Chaque semaine, Jean-Marie-Colombani, cofondateur et directeur de Slate.fr, exprime de manière libre et subjective son point de vue sur les temps forts de l’actualité.

 

 

Personne ne peut prévoir les prochains développements de la crise grecque hormis le fait qu’elle est appelée à durer… Tout le monde, ou presque, a fait le procès de la phase précédente, celle qui a conduit à la victoire de Syriza et d’Alexis Tsipras aux élections législatives au début de l’année. Oui, la crise aurait pu, et dû, être réglée beaucoup plus tôt. Il eût fallu consentir un plus grand étalement de la dette d’un pays qui, rapporté à l’ensemble de la zone euro, représente si peu. Oui, la cure d’austérité a été brutale, trop brutale pour les ménages les plus modestes. Même si d’autres – Espagne, Portugal, Irlande – soumis à un régime analogue, l’ont mieux supporté. Oui, l’Europe a tardé à se doter des instruments anti-crise et des mécanismes de solidarité indispensables.
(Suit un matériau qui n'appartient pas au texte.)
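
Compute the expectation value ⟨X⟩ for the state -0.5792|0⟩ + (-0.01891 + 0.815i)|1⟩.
0.02191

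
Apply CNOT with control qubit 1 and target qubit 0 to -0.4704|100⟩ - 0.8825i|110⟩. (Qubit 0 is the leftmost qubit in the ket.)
-0.8825i|010⟩ - 0.4704|100⟩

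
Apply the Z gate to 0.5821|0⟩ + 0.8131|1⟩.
0.5821|0⟩ - 0.8131|1⟩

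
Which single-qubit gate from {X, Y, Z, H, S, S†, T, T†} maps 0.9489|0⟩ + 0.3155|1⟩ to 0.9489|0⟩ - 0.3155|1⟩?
Z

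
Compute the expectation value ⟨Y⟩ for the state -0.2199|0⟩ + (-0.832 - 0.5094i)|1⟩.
0.224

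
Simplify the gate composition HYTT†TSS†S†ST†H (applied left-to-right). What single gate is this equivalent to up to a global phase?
Y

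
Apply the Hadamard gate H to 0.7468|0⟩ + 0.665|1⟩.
0.9983|0⟩ + 0.05784|1⟩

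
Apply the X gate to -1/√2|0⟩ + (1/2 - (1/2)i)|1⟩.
(1/2 - (1/2)i)|0⟩ - 1/√2|1⟩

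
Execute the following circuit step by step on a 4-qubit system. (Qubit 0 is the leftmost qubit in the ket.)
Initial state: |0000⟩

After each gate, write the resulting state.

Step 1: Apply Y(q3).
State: i|0001⟩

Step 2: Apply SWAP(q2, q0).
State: i|0001⟩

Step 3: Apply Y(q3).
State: |0000⟩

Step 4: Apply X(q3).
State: |0001⟩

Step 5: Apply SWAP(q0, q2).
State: |0001⟩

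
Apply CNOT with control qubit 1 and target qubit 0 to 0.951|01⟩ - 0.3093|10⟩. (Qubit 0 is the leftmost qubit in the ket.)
-0.3093|10⟩ + 0.951|11⟩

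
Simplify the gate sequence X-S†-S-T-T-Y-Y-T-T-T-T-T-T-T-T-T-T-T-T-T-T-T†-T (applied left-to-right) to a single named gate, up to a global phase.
X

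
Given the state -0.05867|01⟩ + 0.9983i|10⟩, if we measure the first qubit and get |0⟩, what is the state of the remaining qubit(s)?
-|1⟩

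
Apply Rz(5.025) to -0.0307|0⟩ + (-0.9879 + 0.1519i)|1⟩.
(0.02482 + 0.01806i)|0⟩ + (0.7094 - 0.7041i)|1⟩

Rz(5.025) = [[e^(−iθ/2), 0], [0, e^(iθ/2)]] with e^(±iθ/2) = cos(θ/2) ± i·sin(θ/2); θ = 5.025, cos(θ/2) ≈ -0.808562, sin(θ/2) ≈ 0.588411.
With a = amp(|0⟩) = -0.0307 and b = amp(|1⟩) = (-0.9879 + 0.1519i):
new amp(|0⟩) = (-0.808562 - 0.588411i)·a = (0.02482 + 0.01806i)
new amp(|1⟩) = (-0.808562 + 0.588411i)·b = (0.7094 - 0.7041i)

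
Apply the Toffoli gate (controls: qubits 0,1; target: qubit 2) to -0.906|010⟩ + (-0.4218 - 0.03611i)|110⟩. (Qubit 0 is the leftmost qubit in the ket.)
-0.906|010⟩ + (-0.4218 - 0.03611i)|111⟩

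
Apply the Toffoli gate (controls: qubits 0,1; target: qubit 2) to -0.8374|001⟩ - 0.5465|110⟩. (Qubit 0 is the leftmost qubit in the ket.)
-0.8374|001⟩ - 0.5465|111⟩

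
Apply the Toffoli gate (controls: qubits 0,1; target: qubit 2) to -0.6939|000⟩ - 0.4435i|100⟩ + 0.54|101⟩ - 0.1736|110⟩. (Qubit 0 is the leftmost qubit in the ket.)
-0.6939|000⟩ - 0.4435i|100⟩ + 0.54|101⟩ - 0.1736|111⟩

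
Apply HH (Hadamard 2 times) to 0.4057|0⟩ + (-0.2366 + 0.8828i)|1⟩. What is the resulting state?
0.4057|0⟩ + (-0.2366 + 0.8828i)|1⟩

H² = I, so an even number of Hadamards cancels: H^2 = I and the state is unchanged.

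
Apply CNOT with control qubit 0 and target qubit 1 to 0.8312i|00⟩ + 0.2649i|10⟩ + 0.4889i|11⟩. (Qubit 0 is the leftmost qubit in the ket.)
0.8312i|00⟩ + 0.4889i|10⟩ + 0.2649i|11⟩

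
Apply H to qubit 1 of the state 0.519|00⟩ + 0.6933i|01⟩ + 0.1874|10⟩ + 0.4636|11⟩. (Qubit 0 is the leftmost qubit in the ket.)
(0.367 + 0.4902i)|00⟩ + (0.367 - 0.4902i)|01⟩ + 0.4603|10⟩ - 0.1953|11⟩

H on qubit 1 mixes each pair of kets that differ only in qubit 1: amplitudes (a, b) of (|…0…⟩, |…1…⟩) become ((a + b)/√2, (a − b)/√2). Kets absent from the input have amplitude 0.
(|00⟩, |01⟩): (a, b) = (0.519, 0.6933i) → ((0.367 + 0.4902i), (0.367 - 0.4902i))
(|10⟩, |11⟩): (a, b) = (0.1874, 0.4636) → (0.4603, -0.1953)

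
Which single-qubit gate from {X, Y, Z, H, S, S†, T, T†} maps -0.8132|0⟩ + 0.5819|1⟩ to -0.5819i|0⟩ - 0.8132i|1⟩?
Y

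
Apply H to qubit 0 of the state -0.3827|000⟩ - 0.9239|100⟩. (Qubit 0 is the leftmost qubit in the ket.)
-0.9239|000⟩ + 0.3827|100⟩

H on qubit 0 mixes each pair of kets that differ only in qubit 0: amplitudes (a, b) of (|…0…⟩, |…1…⟩) become ((a + b)/√2, (a − b)/√2). Kets absent from the input have amplitude 0.
(|000⟩, |100⟩): (a, b) = (-0.3827, -0.9239) → (-0.9239, 0.3827)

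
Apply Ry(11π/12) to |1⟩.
-0.9914|0⟩ + 0.1305|1⟩

Ry(11π/12) = [[cos(θ/2), −sin(θ/2)], [sin(θ/2), cos(θ/2)]]; θ = 11π/12, cos(θ/2) ≈ 0.130526, sin(θ/2) ≈ 0.991445.
With a = amp(|0⟩) = 0 and b = amp(|1⟩) = 1:
new amp(|0⟩) = (0.130526)·a + (-0.991445)·b = -0.9914
new amp(|1⟩) = (0.991445)·a + (0.130526)·b = 0.1305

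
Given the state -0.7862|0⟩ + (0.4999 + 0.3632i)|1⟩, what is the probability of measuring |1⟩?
0.3818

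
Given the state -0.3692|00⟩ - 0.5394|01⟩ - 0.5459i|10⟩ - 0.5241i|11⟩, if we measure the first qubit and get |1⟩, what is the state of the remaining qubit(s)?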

Mais tout ceci n’excuse en rien l’attitude du gouvernement Tsipras qui, héritier d’une situation difficile mais pas désespérée, l’a promptement transformée en impasse. Et le scénario qu’il a enclenché porte en lui-même les germes d’une crise plus grave encore dont les premières victimes seront les Grecs eux-mêmes et avant tout les plus modestes. Alexis Tsipras bénéficie pourtant, dans notre pays, d’une image et d’un crédit immérités reposant sur des illusions.
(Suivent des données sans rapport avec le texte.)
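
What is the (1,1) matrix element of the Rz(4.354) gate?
(-0.5698 + 0.8218i)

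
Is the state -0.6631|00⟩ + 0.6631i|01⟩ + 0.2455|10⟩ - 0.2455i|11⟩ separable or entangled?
Separable

Writing the state as a|00⟩ + b|01⟩ + c|10⟩ + d|11⟩, it is a product state iff ad − bc = 0.
Here (a, b, c, d) = (-0.6631, 0.6631i, 0.2455, -0.2455i): ad − bc = (-0.6631)(-0.2455i) − (0.6631i)(0.2455) = 0, so the state is separable.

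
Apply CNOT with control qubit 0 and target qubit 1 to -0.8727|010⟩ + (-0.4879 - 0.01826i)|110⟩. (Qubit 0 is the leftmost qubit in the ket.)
-0.8727|010⟩ + (-0.4879 - 0.01826i)|100⟩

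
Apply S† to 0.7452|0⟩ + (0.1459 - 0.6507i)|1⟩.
0.7452|0⟩ + (-0.6507 - 0.1459i)|1⟩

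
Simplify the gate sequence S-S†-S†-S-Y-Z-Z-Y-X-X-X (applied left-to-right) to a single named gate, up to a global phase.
X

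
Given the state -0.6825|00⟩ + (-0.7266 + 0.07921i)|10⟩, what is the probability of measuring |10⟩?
0.5342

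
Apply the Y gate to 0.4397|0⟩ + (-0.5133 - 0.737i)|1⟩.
(-0.737 + 0.5133i)|0⟩ + 0.4397i|1⟩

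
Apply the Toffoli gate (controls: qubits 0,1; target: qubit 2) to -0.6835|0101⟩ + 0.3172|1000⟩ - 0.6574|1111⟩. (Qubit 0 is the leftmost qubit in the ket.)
-0.6835|0101⟩ + 0.3172|1000⟩ - 0.6574|1101⟩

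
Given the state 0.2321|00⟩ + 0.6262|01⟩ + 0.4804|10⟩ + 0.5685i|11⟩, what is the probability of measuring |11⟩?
0.3232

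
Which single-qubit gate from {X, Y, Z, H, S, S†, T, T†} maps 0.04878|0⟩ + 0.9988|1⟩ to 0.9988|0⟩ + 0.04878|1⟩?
X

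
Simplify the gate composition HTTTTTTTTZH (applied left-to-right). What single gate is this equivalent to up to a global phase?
X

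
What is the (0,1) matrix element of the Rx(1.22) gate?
-0.5729i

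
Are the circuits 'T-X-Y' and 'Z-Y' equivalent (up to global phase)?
No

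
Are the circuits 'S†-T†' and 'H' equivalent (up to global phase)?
No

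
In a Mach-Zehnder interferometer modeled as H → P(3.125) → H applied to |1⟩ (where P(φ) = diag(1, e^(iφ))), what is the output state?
(0.9999 - 0.008296i)|0⟩ + (0.00006883 + 0.008296i)|1⟩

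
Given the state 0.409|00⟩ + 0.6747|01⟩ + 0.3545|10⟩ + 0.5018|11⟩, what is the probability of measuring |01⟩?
0.4552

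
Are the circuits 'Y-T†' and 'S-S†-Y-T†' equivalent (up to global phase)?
Yes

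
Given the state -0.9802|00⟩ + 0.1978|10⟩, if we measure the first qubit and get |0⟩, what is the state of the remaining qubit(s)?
-|0⟩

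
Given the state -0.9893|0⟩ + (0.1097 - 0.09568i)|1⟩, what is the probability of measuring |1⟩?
0.02119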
Première illusion : celle qui consiste à plaquer nos propres catégories politiques sur celle de la Grèce. La gauche française par exemple, mais elle n’est pas la seule, pense que Syriza est une partie de la gauche. Or, il s’agit d’une extrême gauche virulente alliée à une extrême droite qui ne l’est pas moins. Il n’est pas inutile de rappeler que, pour constituer une majorité à l’Assemblée, Alexis Tsipras avait besoin d’un allié. Des petits partis pro-européens étaient disponibles. Il est allé chercher les "Grecs indépendants", mouvement xénophobe et antisémite. Curieusement, cette alliance, qui cache une idéologie commune, le national-populisme, est passée sous silence.
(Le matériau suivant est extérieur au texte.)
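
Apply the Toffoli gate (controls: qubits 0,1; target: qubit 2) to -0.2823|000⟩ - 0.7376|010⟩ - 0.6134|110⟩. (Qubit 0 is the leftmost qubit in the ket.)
-0.2823|000⟩ - 0.7376|010⟩ - 0.6134|111⟩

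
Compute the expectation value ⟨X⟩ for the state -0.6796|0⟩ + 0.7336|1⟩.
-0.9971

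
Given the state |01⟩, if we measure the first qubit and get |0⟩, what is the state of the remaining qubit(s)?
|1⟩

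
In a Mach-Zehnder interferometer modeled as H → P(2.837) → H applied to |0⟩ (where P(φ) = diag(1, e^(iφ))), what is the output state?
(0.02302 + 0.15i)|0⟩ + (0.977 - 0.15i)|1⟩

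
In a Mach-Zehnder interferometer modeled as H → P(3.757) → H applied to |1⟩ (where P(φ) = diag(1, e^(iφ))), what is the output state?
(0.9083 + 0.2886i)|0⟩ + (0.09173 - 0.2886i)|1⟩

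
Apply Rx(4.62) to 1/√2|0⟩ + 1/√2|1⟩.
(-0.4764 - 0.5226i)|0⟩ + (-0.4764 - 0.5226i)|1⟩

Rx(4.62) = [[cos(θ/2), −i·sin(θ/2)], [−i·sin(θ/2), cos(θ/2)]]; θ = 4.62, cos(θ/2) ≈ -0.6737, sin(θ/2) ≈ 0.739005.
With a = amp(|0⟩) = 1/√2 and b = amp(|1⟩) = 1/√2:
new amp(|0⟩) = (-0.6737)·a + (-0.739005i)·b = (-0.4764 - 0.5226i)
new amp(|1⟩) = (-0.739005i)·a + (-0.6737)·b = (-0.4764 - 0.5226i)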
Deuxième illusion : le référendum serait le triomphe de la démocratie. Il s’agit pourtant d’abord d’un déni de la démocratie représentative, de la part d’un gouvernement qui, fuyant ses responsabilités de peur d’avoir à assumer des mesures impopulaires, trouve un dérivatif. Le référendum a été organisé dans un délai de quelques jours, au mépris de la règle constitutionnelle grecque. Il a été approuvé par trois partis seulement : Syriza, les "Grecs indépendants" et… Aube dorée, mouvement authentiquement néonazi. Et que dire de l’objet du référendum qui porte sur un texte attribué aux Européens qui n’existe pas. Ou bien encore de bulletins de vote qui mettent en première position et en valeur le "Non" prôné par Tsipras, revêtu en Grèce d’une valeur émotionnelle forte car il fait référence à la résistance face au nazisme.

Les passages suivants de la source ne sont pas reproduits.